CIBEL Lunchtime Talk: The Silk Road: History and Current Importance, Given by Adjunct Professor Nicholas Morris on 18th August 2016

Chenxi Wang (Ph.D. Candidate, UNSW Law)

Nicholas’ presentation introduced the history and the current status of China’s Silk Road initiative. Based on this introduction, Nicolas proposed more research to be done in the future for the smooth operation of the Silk Road.

Silk Road in Ancient Times
The Silk Road started from the Han Dynasty (206 BCE – 22 CE) when China set up the trade link with the Roman Empire. At that time, China traded its goods such as silk, fine dishware, ornaments with Romans’ products including horses, jade, furs, gold, and so on. Apart from trade, China and other countries along the Silk Road trade route also conducted cultural exchanges through learning from each other. In general, the ancient Silk Road not only facilitated trade between China and Eurasia but also played a crucial role in promoting the great civilizations of China, Mesopotamia, Persia, India, and Rome.

Revival of the Silk Road in the Contemporary Era
In the contemporary era marked by the expanding economic integration, China put forward the initiative of ‘One Belt, One Road’ to revive its ancient trade tradition of the Silk Road and recall China’s historical role in trade promotion between Asia and Europe. The new Chinese initiative of ‘One Belt, One Road’ is part of China’s ‘Go Out’ strategy and shaped by a series of government documents. For instance, the initiative is prescribed in the 2014 Chinese Government ‘Work Report’ and the 2015 National Development and Reform Commission Silk Road Strategy Paper. The ‘One Belt, One Road’ initiative also receives a strong financial backing from the Chinese government. Examples are China’s Silk Road Infrastructure Fund and China’s capital contribution made through the Asian Infrastructure Investment Bank.
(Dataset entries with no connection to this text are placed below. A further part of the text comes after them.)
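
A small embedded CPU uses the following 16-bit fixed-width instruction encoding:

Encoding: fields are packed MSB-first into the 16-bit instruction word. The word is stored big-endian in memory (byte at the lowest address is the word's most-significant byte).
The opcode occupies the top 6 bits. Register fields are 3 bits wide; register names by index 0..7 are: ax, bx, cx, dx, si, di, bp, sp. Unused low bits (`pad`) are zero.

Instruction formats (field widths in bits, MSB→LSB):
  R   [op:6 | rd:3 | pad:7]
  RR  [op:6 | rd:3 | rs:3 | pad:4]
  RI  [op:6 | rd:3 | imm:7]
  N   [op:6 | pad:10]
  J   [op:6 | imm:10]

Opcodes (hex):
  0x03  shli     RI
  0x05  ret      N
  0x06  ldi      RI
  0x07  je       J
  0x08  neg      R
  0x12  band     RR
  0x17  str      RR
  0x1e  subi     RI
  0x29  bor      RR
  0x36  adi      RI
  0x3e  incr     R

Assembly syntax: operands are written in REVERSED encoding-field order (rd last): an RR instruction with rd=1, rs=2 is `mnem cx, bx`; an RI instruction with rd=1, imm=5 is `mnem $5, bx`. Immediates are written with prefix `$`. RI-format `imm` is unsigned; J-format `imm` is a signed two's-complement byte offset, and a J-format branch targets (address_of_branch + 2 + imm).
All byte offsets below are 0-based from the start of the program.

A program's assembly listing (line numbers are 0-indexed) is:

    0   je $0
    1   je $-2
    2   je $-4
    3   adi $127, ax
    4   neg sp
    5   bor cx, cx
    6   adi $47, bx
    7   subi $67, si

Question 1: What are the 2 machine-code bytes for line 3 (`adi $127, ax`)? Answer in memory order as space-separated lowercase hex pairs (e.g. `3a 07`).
d8 7f

line 3 (adi): pack op=0x36:6|rd=0:3|imm=127:7 = 0xd87f; big→ d8 7f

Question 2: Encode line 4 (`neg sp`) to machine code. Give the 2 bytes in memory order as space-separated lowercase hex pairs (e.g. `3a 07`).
L4: neg op=0x8:6|rd=7:3|pad=0:7 ⇒ 0x2380 ⇒ big 23 80

23 80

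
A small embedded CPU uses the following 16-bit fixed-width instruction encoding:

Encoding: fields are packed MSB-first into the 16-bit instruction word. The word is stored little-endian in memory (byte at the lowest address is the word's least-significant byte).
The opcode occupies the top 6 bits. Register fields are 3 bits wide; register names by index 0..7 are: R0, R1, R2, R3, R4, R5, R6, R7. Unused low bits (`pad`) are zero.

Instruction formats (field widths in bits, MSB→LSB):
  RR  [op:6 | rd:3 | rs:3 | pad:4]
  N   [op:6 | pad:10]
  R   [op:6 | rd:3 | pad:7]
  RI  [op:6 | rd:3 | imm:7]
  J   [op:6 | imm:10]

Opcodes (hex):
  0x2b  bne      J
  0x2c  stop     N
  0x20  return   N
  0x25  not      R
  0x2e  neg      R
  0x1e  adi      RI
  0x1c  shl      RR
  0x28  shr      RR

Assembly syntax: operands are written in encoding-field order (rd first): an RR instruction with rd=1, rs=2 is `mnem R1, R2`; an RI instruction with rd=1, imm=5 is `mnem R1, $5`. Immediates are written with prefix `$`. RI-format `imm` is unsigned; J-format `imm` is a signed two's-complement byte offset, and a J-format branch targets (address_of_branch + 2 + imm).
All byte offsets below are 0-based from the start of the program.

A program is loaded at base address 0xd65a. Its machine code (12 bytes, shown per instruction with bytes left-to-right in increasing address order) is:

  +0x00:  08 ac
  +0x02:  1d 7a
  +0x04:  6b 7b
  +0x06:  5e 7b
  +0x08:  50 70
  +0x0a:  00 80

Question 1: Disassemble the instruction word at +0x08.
+0x08: 50 70 ⇒ word 0x7050 (little)
  top 6b → 0x1c → shl [RR]
  rd@[9:7]=0x0 ⇒ R0
  rs@[6:4]=0x5 ⇒ R5

shl R0, R5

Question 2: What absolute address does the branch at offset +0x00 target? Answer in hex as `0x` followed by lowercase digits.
0xd664

@+00  little-endian(08 ac) = 0xac08
  op=0xac08>>10=0x2b ⇒ bne (J)
  imm@[9:0]=0x8 ⇒ $8
  target = base 0xd65a + off 0x00 + 2 + imm 8 = 0xd664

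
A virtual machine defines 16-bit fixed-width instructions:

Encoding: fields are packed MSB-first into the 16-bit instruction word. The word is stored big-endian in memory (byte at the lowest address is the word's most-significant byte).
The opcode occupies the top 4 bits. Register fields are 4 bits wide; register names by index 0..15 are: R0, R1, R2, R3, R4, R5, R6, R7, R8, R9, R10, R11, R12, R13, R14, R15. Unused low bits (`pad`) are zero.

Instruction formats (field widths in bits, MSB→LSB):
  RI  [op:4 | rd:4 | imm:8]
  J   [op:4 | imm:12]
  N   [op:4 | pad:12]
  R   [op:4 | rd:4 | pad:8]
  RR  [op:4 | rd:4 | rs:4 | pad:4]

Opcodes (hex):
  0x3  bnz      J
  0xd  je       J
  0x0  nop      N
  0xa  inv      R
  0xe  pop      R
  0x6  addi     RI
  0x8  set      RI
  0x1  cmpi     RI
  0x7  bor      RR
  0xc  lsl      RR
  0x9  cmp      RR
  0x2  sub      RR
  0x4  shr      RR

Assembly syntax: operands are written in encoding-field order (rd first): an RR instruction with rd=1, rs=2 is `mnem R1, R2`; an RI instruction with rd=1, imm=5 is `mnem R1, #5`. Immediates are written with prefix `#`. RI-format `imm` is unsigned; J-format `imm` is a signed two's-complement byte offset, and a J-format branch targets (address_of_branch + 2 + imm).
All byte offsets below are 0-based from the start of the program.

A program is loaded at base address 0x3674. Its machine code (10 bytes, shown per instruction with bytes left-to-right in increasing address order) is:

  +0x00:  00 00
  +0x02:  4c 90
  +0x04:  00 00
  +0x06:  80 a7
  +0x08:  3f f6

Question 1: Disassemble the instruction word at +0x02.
off 0x02: read 4c 90 as big → 0x4c90
  top 4b → 0x4 → shr [RR]
  rd@[11:8]=0xc ⇒ R12
  rs@[7:4]=0x9 ⇒ R9

shr R12, R9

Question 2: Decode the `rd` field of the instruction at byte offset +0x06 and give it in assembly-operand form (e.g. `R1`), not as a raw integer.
@+06  big-endian(80 a7) = 0x80a7
  top 4b → 0x8 → set [RI]
  [11:8] rd=0 = R0
  [7:0] imm=167 = #167

R0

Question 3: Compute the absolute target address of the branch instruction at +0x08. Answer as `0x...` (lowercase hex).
+0x08: 3f f6 ⇒ word 0x3ff6 (big)
  top 4b → 0x3 → bnz [J]
  [11:0] imm=4086 (s12→-10) = #-10
  target = base 0x3674 + off 0x08 + 2 + imm -10 = 0x3674

0x3674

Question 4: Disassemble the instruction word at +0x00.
+0x00: 00 00 ⇒ word 0x0000 (big)
  top 4b → 0x0 → nop [N]

nop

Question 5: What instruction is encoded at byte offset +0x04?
[04] 00 00 → 0x0000
  opcode bits[15:12]=0x0: nop/N

nop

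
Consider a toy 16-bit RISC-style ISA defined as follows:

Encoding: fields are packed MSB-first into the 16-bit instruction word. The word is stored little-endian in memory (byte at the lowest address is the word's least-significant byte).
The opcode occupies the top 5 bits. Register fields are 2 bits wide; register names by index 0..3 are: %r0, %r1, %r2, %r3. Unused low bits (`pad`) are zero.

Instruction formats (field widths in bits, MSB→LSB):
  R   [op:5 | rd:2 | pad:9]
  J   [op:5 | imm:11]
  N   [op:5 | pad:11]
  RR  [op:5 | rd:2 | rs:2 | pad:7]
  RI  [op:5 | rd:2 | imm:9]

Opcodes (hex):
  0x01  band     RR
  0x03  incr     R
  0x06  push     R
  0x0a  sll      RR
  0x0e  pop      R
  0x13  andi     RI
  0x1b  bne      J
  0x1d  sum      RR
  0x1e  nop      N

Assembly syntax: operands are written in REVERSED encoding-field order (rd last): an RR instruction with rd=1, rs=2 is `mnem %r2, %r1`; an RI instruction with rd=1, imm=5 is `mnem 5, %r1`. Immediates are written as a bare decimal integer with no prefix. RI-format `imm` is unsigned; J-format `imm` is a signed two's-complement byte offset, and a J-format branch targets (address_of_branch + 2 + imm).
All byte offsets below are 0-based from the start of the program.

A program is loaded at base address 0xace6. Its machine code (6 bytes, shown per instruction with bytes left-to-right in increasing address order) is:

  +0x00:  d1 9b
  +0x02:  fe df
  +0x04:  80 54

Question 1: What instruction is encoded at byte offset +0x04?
sll %r1, %r2

off 0x04: read 80 54 as little → 0x5480
  op=0x5480>>11=0xa ⇒ sll (RR)
  rd@[10:9]=0x2 ⇒ %r2
  rs@[8:7]=0x1 ⇒ %r1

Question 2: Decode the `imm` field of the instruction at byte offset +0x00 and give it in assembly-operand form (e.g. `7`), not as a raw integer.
465

@+00  little-endian(d1 9b) = 0x9bd1
  op=0x9bd1>>11=0x13 ⇒ andi (RI)
  rd: (w>>9)&0x3=0x1 → %r1
  imm: (w>>0)&0x1ff=0x1d1 → 465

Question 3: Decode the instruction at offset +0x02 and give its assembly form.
bne -2

off 0x02: read fe df as little → 0xdffe
  opcode bits[15:11]=0x1b: bne/J
  imm@[10:0]=0x7fe (s11→-2) ⇒ -2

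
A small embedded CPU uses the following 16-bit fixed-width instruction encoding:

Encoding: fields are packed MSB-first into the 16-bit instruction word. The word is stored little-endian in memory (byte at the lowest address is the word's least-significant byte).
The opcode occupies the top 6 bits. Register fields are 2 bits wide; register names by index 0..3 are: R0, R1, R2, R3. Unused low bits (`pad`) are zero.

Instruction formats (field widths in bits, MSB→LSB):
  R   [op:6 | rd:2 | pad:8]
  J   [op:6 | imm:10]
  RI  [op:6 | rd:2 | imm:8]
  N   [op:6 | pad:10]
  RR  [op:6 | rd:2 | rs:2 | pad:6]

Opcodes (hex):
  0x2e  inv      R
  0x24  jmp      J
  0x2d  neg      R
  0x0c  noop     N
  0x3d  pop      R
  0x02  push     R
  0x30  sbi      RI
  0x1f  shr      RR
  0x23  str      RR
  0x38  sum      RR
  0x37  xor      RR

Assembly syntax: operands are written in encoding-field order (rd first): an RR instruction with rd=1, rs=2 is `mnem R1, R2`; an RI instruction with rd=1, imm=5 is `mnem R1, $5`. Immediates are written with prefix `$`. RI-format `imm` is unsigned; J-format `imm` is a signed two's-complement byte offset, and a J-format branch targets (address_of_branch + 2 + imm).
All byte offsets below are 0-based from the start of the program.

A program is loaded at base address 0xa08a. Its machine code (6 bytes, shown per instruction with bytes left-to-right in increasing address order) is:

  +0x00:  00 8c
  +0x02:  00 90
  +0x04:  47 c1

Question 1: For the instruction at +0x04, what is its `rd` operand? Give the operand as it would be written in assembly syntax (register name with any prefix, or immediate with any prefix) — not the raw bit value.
off 0x04: read 47 c1 as little → 0xc147
  top 6b → 0x30 → sbi [RI]
  rd@[9:8]=0x1 ⇒ R1
  imm@[7:0]=0x47 ⇒ $71

R1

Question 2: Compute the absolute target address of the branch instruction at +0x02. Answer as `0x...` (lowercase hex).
0xa08e

off 0x02: read 00 90 as little → 0x9000
  opcode bits[15:10]=0x24: jmp/J
  imm: (w>>0)&0x3ff=0x0 → $0
  target = base 0xa08a + off 0x02 + 2 + imm 0 = 0xa08e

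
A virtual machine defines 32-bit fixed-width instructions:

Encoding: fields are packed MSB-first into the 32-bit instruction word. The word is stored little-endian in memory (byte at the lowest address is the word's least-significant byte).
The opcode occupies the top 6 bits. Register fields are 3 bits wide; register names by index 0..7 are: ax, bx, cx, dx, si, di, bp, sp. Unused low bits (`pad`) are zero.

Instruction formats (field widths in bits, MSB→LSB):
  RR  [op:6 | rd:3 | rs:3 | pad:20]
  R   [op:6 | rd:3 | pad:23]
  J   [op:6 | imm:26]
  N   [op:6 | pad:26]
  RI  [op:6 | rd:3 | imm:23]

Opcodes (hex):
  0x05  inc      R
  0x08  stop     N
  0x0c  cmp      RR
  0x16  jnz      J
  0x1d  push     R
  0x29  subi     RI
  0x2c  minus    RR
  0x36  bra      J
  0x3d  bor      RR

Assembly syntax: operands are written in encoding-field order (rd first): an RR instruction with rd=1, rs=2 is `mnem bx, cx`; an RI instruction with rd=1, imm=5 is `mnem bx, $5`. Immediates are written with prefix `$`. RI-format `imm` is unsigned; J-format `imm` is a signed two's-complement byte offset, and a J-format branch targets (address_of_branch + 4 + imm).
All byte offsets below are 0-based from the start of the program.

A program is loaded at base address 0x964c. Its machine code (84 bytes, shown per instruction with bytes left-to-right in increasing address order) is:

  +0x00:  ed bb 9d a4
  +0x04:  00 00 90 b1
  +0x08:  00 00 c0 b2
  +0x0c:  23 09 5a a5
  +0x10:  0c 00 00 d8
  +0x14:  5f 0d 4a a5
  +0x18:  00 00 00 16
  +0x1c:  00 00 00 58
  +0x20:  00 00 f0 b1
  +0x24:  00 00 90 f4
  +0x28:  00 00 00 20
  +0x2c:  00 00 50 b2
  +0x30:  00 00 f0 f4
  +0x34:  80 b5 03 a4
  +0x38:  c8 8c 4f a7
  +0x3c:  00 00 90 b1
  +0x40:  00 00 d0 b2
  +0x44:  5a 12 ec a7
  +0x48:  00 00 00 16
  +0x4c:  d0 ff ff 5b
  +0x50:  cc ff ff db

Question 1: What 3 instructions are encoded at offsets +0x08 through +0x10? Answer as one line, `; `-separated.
[08] 00 00 c0 b2 → 0xb2c00000
  top 6b → 0x2c → minus [RR]
  rd: (w>>23)&0x7=0x5 → di
  rs: (w>>20)&0x7=0x4 → si
[0c] 23 09 5a a5 → 0xa55a0923
  top 6b → 0x29 → subi [RI]
  rd: (w>>23)&0x7=0x2 → cx
  imm: (w>>0)&0x7fffff=0x5a0923 → $5900579
[10] 0c 00 00 d8 → 0xd800000c
  top 6b → 0x36 → bra [J]
  imm: (w>>0)&0x3ffffff=0xc → $12

minus di, si; subi cx, $5900579; bra $12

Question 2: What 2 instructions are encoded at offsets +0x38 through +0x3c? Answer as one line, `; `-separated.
@+38  little-endian(c8 8c 4f a7) = 0xa74f8cc8
  top 6b → 0x29 → subi [RI]
  rd@[25:23]=0x6 ⇒ bp
  imm@[22:0]=0x4f8cc8 ⇒ $5213384
@+3c  little-endian(00 00 90 b1) = 0xb1900000
  top 6b → 0x2c → minus [RR]
  rd@[25:23]=0x3 ⇒ dx
  rs@[22:20]=0x1 ⇒ bx

subi bp, $5213384; minus dx, bx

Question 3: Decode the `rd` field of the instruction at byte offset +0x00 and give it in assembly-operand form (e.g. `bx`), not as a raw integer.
+0x00: ed bb 9d a4 ⇒ word 0xa49dbbed (little)
  op=0xa49dbbed>>26=0x29 ⇒ subi (RI)
  [25:23] rd=1 = bx
  [22:0] imm=1948653 = $1948653

bx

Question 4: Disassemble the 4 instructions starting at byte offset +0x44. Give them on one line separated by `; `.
subi sp, $7082586; inc si; jnz $-48; bra $-52

off 0x44: read 5a 12 ec a7 as little → 0xa7ec125a
  opcode bits[31:26]=0x29: subi/RI
  [25:23] rd=7 = sp
  [22:0] imm=7082586 = $7082586
off 0x48: read 00 00 00 16 as little → 0x16000000
  opcode bits[31:26]=0x5: inc/R
  [25:23] rd=4 = si
off 0x4c: read d0 ff ff 5b as little → 0x5bffffd0
  opcode bits[31:26]=0x16: jnz/J
  [25:0] imm=67108816 (s26→-48) = $-48
off 0x50: read cc ff ff db as little → 0xdbffffcc
  opcode bits[31:26]=0x36: bra/J
  [25:0] imm=67108812 (s26→-52) = $-52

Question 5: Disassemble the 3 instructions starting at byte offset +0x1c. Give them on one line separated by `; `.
+0x1c: 00 00 00 58 ⇒ word 0x58000000 (little)
  op=0x58000000>>26=0x16 ⇒ jnz (J)
  [25:0] imm=0 = $0
+0x20: 00 00 f0 b1 ⇒ word 0xb1f00000 (little)
  op=0xb1f00000>>26=0x2c ⇒ minus (RR)
  [25:23] rd=3 = dx
  [22:20] rs=7 = sp
+0x24: 00 00 90 f4 ⇒ word 0xf4900000 (little)
  op=0xf4900000>>26=0x3d ⇒ bor (RR)
  [25:23] rd=1 = bx
  [22:20] rs=1 = bx

jnz $0; minus dx, sp; bor bx, bx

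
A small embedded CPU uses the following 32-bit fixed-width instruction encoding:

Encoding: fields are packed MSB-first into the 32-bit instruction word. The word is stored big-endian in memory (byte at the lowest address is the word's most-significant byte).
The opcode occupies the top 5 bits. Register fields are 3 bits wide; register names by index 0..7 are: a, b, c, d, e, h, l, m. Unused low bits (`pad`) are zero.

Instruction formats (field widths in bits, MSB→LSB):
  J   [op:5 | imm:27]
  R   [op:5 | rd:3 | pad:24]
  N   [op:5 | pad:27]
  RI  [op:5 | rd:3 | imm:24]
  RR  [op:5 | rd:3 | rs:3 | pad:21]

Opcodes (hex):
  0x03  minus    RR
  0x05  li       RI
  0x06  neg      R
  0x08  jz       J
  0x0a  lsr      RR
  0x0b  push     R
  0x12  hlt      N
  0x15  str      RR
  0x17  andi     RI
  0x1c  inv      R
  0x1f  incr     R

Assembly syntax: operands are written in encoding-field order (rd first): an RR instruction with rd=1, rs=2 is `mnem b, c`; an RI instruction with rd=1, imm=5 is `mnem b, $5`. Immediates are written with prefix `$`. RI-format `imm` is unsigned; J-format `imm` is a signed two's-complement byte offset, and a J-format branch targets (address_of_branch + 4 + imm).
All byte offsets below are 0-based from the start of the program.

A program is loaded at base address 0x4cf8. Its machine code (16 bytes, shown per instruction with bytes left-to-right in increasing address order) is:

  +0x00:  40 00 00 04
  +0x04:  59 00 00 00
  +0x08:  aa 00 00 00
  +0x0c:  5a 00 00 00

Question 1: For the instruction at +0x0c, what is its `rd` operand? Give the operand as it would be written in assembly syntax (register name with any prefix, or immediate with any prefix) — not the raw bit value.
[0c] 5a 00 00 00 → 0x5a000000
  op=0x5a000000>>27=0xb ⇒ push (R)
  rd@[26:24]=0x2 ⇒ c

c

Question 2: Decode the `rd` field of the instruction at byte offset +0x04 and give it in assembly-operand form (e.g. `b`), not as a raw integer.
b

[04] 59 00 00 00 → 0x59000000
  opcode bits[31:27]=0xb: push/R
  rd: (w>>24)&0x7=0x1 → b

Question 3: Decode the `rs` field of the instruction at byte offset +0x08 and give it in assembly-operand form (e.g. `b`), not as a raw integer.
off 0x08: read aa 00 00 00 as big → 0xaa000000
  top 5b → 0x15 → str [RR]
  rd: (w>>24)&0x7=0x2 → c
  rs: (w>>21)&0x7=0x0 → a

a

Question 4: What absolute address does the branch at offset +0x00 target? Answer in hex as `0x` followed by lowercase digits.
0x4d00

@+00  big-endian(40 00 00 04) = 0x40000004
  opcode bits[31:27]=0x8: jz/J
  imm: (w>>0)&0x7ffffff=0x4 → $4
  target = base 0x4cf8 + off 0x00 + 4 + imm 4 = 0x4d00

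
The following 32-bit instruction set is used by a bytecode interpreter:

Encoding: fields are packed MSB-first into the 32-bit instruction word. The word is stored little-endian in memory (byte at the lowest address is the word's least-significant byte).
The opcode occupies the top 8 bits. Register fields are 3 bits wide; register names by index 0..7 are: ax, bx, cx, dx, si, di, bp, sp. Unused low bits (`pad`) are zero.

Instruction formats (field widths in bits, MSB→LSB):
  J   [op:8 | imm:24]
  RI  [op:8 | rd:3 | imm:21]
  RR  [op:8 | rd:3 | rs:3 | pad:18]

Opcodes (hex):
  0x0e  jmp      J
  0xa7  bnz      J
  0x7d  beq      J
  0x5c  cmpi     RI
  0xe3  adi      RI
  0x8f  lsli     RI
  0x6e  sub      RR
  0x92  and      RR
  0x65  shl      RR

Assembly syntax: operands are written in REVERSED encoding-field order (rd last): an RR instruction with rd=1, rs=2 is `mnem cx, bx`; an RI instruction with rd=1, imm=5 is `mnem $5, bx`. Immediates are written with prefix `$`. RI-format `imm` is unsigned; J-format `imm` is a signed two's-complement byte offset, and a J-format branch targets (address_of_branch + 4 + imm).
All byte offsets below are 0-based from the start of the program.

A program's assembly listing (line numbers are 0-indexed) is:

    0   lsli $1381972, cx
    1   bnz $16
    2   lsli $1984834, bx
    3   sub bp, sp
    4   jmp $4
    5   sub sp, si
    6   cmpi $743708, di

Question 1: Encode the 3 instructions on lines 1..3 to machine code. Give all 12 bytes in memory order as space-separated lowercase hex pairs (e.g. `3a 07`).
1. bnz fields op=0xa7:8|imm=16:24 → word a7000010h → 10 00 00 a7
2. lsli fields op=0x8f:8|rd=1:3|imm=1984834:21 → word 8f3e4942h → 42 49 3e 8f
3. sub fields op=0x6e:8|rd=7:3|rs=6:3|pad=0:18 → word 6ef80000h → 00 00 f8 6e

10 00 00 a7 42 49 3e 8f 00 00 f8 6e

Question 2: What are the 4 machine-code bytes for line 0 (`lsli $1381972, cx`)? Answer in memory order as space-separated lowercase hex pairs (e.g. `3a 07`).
0. lsli fields op=0x8f:8|rd=2:3|imm=1381972:21 → word 8f551654h → 54 16 55 8f

54 16 55 8f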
Progress of the Silk Road So Far
The new Silk Road initiative has exerted influence on Eurasian economic cooperation and witnessed a proliferation of emerging International Agreements: the expanded 1+4 Shanghai Cooperation Organization (SCO) in 2016, the advancement in the negotiation on the 16+1 Agreement with Central and Eastern European Countries (CEE), and so on.

Besides progress in rules, progresses in practice have also been achieved along the dual land and maritime trade routes of the Silk Road. Several corridors, such as China – Mongolia – Russia Corridor, China – Central Asia – West Asia Corridor, have been built up or are under development along the land route named ‘Silk Road Economic Belt’. The construction of Ports and Canals exampled by the Piraeus Port and the Strait of Malacca and the Suez Canal is also progressing along the maritime route named ‘Maritime Silk Road’.

Challenges Faced by the Silk Road
China’s ‘One Belt, One Road’ initiative has received mixed responses from Eastern European Countries such as Poland and faces scepticism from countries like Kazakhstan which lack trust of the Chinese government. In addition to political hostility, legal challenges also appear due to gaps existing in the legal and regulatory framework of different countries involved in the Silk Road. For example, UNCTAD summarized: “The Central Asian countries have made progress with numerous legal reforms ….such as new commercial legislation …. but the implementation and enforcement of the legal and regulatory frameworks and the governing institutions upholding them have not always kept pace”.

Future Research Question: Achieving Harmonious Trade and Investment
Based on his current research achievements in two books ‘China in the International Economic Order’ and ‘Capital Failure’, Nicholas put forward the future research question concerning how to achieve harmonious trade and investment under the ‘One Belt, One Road’ initiative. Careful research is needed to identify how to harmonize different legal systems along the Silk Road such as Common Law (UK), Civil Law (Europe), and Religious Law (China – Taoist and Confucian). A clear understanding of local traditions and needs of countries involved in the ‘One Belt, One Road’ initiative is also warranted for the sustainable development of the Silk Road.